The Washington Free Beacon discusses CEI's Freedom of Information Act lawsuit against RICO-20 letter signers and George Mason University and the emails Chris Horner recieved as a result. 

The UCS emails were among those shared exclusively with the Washington Free Beacon on Friday after a Virginia judge rejected George Mason’s attempts to seal the records pending litigation over an open records lawsuit brought by attorney Chris Horner.

Horner filed an open records request in September seeking emails to and from GMU climatologist Jagadish Shukla and Dr. Edward Maibach, who directs GMU’s Center for Climate Change Communication.

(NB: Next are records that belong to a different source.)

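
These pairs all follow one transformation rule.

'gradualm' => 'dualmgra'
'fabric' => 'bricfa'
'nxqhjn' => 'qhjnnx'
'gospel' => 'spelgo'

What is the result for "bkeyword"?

ywordbke

The transformation: swap the front and back halves of the string, then move the last character to the front.
Working it through for "bkeyword": intermediate "wordbkey", final "ywordbke".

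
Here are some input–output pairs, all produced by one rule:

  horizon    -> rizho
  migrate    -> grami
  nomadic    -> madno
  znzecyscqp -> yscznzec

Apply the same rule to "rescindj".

In each case the input is transformed by: delete the last 2 characters, then move the last 3 characters to the front (rotate right by 3).
"rescindj" → "rescin" → "cinres".

cinres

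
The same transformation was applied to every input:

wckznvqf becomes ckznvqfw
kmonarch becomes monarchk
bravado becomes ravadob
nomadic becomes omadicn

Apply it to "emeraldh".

Rule — move the first character to the end.
For "emeraldh" the result is "meraldhe".

meraldhe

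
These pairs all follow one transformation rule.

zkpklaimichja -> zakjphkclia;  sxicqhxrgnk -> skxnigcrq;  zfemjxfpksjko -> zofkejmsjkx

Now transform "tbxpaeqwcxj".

Each output is the input with this applied: take characters alternately from the front and the back (1st, last, 2nd, 2nd-last, ...), then delete the last 2 characters.
Starting from "tbxpaeqwcxj": after the first operation, "tjbxxcpwaqe"; after the second, "tjbxxcpwa".

tjbxxcpwa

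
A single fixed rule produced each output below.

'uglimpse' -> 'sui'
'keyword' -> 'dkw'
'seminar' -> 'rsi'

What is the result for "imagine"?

Each output is the input with this applied: keep one character in every 3, starting at position 1 (positions 1st, 4th, 7th, ...), then move the last character to the front.
Applying that to "imagine" gives "eig".

eig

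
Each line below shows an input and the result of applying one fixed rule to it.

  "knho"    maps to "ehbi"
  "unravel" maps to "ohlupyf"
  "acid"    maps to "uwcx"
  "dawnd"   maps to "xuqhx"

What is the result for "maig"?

Rule — shift every letter 6 places backward in the alphabet (wrapping around).
So "maig" becomes "guca".

guca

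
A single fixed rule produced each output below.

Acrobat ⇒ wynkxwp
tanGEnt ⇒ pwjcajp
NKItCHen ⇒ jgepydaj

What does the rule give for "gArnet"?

cwnjap

Looking at the pairs, the operation is to shift every letter 4 places backward in the alphabet (wrapping around), then convert every letter to lowercase.
"gArnet" → "cWnjap" → "cwnjap".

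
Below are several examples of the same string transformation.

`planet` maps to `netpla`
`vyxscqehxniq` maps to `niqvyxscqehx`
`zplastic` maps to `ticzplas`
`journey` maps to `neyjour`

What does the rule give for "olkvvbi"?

vbiolkv

Looking at the pairs, the operation is to move the last 3 characters to the front (rotate right by 3).
Doing the same to "olkvvbi": "vbiolkv".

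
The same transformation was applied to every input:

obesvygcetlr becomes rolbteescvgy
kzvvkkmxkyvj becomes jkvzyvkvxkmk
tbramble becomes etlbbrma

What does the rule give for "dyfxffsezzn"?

ndzyzfexsff

The rule is to reverse the string, then take characters alternately from the front and the back (1st, last, 2nd, 2nd-last, ...).
For "dyfxffsezzn", step one produces "nzzesffxfyd"; step two turns that into "ndzyzfexsff".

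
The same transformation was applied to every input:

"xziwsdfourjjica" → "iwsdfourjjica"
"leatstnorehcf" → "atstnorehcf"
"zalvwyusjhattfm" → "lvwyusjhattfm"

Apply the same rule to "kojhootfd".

The rule is to delete the first 2 characters.
So "kojhootfd" becomes "jhootfd".

jhootfd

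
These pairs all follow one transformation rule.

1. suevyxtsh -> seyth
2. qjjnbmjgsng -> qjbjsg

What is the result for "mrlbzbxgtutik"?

mlzxttk

The rule is to keep every other character starting from the first (positions 1st, 3rd, 5th, ...).
For "mrlbzbxgtutik" the result is "mlzxttk".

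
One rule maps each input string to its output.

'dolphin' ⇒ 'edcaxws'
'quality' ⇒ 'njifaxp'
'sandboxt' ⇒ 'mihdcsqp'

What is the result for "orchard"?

In each case the input is transformed by: sort the characters into reverse alphabetical order, then shift every letter 11 places backward in the alphabet (wrapping around).
Starting from "orchard": after the first operation, "rrohdca"; after the second, "ggdwsrp".
(Check on "quality": → "yutqlia" → "njifaxp" ✓)

ggdwsrp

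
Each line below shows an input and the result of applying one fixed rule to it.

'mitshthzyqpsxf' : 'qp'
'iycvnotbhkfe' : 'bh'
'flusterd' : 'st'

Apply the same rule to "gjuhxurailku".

The pattern: move the last 3 characters to the front (rotate right by 3), then keep only the last 2 characters.
For "gjuhxurailku", step one produces "lkugjuhxurai"; step two turns that into "ai".
(Check on "mitshthzyqpsxf": → "sxfmitshthzyqp" → "qp" ✓)

ai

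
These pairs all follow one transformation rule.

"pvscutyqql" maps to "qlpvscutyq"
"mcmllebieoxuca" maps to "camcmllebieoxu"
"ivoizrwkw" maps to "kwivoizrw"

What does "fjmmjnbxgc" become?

gcfjmmjnbx

The pattern: move the last 2 characters to the front (rotate right by 2).
So "fjmmjnbxgc" becomes "gcfjmmjnbx".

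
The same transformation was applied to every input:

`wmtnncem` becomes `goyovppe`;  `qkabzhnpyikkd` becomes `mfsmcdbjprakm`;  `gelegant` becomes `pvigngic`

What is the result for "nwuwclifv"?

hxpywyenk

Each output is the input with this applied: shift every letter 2 places forward in the alphabet (wrapping around), then move the last 2 characters to the front (rotate right by 2).
So "nwuwclifv" becomes "hxpywyenk".
(Check on "wmtnncem": → "yovppego" → "goyovppe" ✓)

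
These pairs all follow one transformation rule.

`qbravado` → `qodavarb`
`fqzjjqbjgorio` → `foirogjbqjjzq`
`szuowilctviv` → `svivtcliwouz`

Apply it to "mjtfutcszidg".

The pattern: move the first character to the end, then reverse the string.
"mjtfutcszidg" → "mgdizsctuftj".

mgdizsctuftj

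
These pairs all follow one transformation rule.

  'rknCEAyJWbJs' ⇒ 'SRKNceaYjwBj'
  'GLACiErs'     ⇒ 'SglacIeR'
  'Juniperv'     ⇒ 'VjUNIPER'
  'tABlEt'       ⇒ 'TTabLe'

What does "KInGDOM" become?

Rule — flip the case of every letter, then move the last character to the front.
Working it through for "KInGDOM": intermediate "kiNgdom", final "mkiNgdo".

mkiNgdo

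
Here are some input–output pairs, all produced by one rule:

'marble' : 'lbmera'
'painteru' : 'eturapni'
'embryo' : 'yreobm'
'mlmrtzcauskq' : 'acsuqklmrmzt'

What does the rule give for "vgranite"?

inetgvar

What's happening: swap the front and back halves of the string, then swap each adjacent pair of characters (1↔2, 3↔4, ...).
On "vgranite" that produces "inetgvar".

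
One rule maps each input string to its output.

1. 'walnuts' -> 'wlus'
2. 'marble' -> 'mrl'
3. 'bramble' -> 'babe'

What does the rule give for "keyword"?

kyod

The rule is to keep every other character starting from the first (positions 1st, 3rd, 5th, ...).
For "keyword" the result is "kyod".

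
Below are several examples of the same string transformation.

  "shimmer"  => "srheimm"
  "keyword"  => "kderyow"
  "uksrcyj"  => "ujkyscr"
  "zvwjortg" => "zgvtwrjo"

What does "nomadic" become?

ncoimda

Rule — take characters alternately from the front and the back (1st, last, 2nd, 2nd-last, ...).
"nomadic" → "ncoimda".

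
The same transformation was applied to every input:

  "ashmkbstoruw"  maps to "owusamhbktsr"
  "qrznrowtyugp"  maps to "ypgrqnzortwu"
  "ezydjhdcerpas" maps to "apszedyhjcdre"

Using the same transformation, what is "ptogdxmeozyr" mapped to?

orytpgoxdemz

In each case the input is transformed by: swap each adjacent pair of characters (1↔2, 3↔4, ...), then move the last 3 characters to the front (rotate right by 3).
Working it through for "ptogdxmeozyr": intermediate "tpgoxdemzory", final "orytpgoxdemz".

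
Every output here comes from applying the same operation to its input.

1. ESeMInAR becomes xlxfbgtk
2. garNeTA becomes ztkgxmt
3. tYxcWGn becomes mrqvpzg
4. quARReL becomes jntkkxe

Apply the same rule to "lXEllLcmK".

eqxeeevfd

The transformation: shift every letter 7 places backward in the alphabet (wrapping around), then convert every letter to lowercase.
For "lXEllLcmK", step one produces "eQXeeEvfD"; step two turns that into "eqxeeevfd".
(Check on "garNeTA": → "ztkGxMT" → "ztkgxmt" ✓)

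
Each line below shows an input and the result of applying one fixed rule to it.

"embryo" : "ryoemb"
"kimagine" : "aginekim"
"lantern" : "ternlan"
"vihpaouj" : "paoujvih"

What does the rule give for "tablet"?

What's happening: move the first 3 characters to the end (rotate left by 3).
"tablet" → "lettab".

lettab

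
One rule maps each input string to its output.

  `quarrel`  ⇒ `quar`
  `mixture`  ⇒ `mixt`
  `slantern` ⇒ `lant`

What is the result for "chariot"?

Rule — move the last 3 characters to the front (rotate right by 3), then keep only the last 4 characters.
Starting from "chariot": after the first operation, "iotchar"; after the second, "char".

char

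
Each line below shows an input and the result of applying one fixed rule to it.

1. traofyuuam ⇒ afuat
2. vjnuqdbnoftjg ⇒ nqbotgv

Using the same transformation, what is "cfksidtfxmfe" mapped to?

Looking at the pairs, the operation is to keep every other character starting from the first (positions 1st, 3rd, 5th, ...), then move the first character to the end.
Applying both steps to "cfksidtfxmfe": "ckitxf", then "kitxfc".

kitxfc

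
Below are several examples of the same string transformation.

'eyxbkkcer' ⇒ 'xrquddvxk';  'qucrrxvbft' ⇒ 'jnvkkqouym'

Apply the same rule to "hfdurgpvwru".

aywnkziopkn

The rule is to shift every letter 7 places backward in the alphabet (wrapping around).
On "hfdurgpvwru" that produces "aywnkziopkn".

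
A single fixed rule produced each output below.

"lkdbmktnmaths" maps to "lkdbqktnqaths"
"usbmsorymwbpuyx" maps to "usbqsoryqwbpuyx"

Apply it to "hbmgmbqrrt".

hbqgqbqrrt

The rule is to replace every "m" with "q".
"hbmgmbqrrt" → "hbqgqbqrrt".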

That strategy is now playing out in 17 states, where Democratic attorneys general have teamed up to bring racketeering charges against Exxon Mobil. The Competitive Enterprise Institute, a libertarian think tank, has also been subpoenaed by the AG of the U.S. Virgin Islands as part of the campaign.

Horner, who is also a senior legal fellow at CEI, sought records that he expected would show Shukla, Maibach, and other public university scientists working behind the scenes to advance the legal campaign against oil companies and groups that take policy positions contrary to those of the AGs going after Exxon.

GMU initially told Horner that there were no responsive documents to open records requests. But he received emails from requests filed with other state universities that included emails to or from Shukla and Maibach. He sued GMU to compel the release of those and other emails.

A Virginia court ruled last month that GMU did in fact withhold responsive documents, and ordered their release. The university is appealing that decision to the Virginia Supreme Court, and sought on Friday to prevent the documents’ release pending that appeal.

A judge in Richmond rejected that request on Friday, allowing the documents to be released. If the case does proceed to the Supreme Court, Virginia attorney general Mark Herring, who has joined in the state-level legal campaign against Exxon Mobil, will be the first official involved in that effort to attempt to prevent the release of documents pertaining to it.